La nostra prima volta. Nel 2000 quando eravamo molto spesso da lui a cercare una soluzione alle precarie condizioni di Alessandro. Si è dimostrato un medico eccellente con qualità umane fuori dal comune. Con Catia non lo ringrazieremo mai abbastanza.

Bambini siriani
Siria, 1996
La foto. Al confine est dalle parti di Deir el-Zor, verso l’Iraq, il sole picchia come raramente altre volte ho sentito… Il pensiero, ovviamente, va alle facce di questi ragazzi che ora saranno uomini fatti e chissà quante sofferenze hanno patito in quella terra gentile che è stata la Siria che ho visto io.

Siria, agosto 1996

La foto ferma da sinistra JABER (il consolatore) di 5 anni e suo fratello NA’IM (colui che è buono, benefico) di 3; gli altri due bambini con cui giocano sono SAMIR (il compagno divertente) di 7 e ABDEL ‘ADIL (servo del giusto) di 8 anni.
Per loro essere vivi è naturale ma, in realtà, sono dei sopravvissuti.

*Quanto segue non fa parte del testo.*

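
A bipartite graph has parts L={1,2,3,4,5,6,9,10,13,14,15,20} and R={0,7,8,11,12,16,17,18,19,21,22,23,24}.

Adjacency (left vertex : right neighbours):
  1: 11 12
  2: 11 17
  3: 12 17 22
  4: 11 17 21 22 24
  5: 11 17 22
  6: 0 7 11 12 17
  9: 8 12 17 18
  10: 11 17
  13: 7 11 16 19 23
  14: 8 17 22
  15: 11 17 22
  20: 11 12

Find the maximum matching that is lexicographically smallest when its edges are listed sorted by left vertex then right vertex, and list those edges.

Lex-smallest maximum matching: {(1,11), (2,17), (3,12), (4,21), (5,22), (6,0), (9,18), (13,7), (14,8)}

|M| = 9 (so the lex-smallest maximum matching has 9 edges)
process left vertices in ascending order; for each, take the smallest-labelled available neighbour that still permits 9 edges overall, or leave it unmatched if none does
lex-smallest matching: {1-11, 2-17, 3-12, 4-21, 5-22, 6-0, 9-18, 13-7, 14-8}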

In Siria non esiste un programma vaccinale e non si ha facile accesso agli antibiotici. Ogni mille bambini nati ne muoiono 325 prima dei 5 anni, per cause infettive altrove curabili o prevenibili.

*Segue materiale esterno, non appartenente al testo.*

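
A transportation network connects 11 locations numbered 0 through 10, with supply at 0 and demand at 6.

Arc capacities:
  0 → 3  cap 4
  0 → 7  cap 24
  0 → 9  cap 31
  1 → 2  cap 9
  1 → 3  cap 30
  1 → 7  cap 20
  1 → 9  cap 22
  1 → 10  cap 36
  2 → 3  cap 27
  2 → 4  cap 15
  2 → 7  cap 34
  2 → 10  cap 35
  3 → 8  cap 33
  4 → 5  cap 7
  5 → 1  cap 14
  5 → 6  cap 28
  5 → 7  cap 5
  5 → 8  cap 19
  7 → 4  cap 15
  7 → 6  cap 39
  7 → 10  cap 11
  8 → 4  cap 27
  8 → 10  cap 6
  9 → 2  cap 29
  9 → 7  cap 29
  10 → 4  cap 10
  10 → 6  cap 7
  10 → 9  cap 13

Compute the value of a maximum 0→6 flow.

Maximum flow value: 53

augment #1: 0→7→6 bottleneck 24, total now 24
augment #2: 0→9→7→6 bottleneck 15, total now 39
augment #3: 0→3→8→10→6 bottleneck 4, total now 43
augment #4: 0→9→2→10→6 bottleneck 3, total now 46
augment #5: 0→9→2→4→5→6 bottleneck 7, total now 53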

Nella foto ci sono anche, ma non si vedono, SABRI (colei che è paziente) e ZAHIRA (splendente, raggiante) sono i due bambini che non ce l’hanno fatta e, tra due anni, potrebbe sparire NA’IM che di anni ne ha ancora 3.
In occidente ci si può permettere di contestare vaccinazioni e antibiotici, chi non li ha intanto vede morire un figlio ogni tre.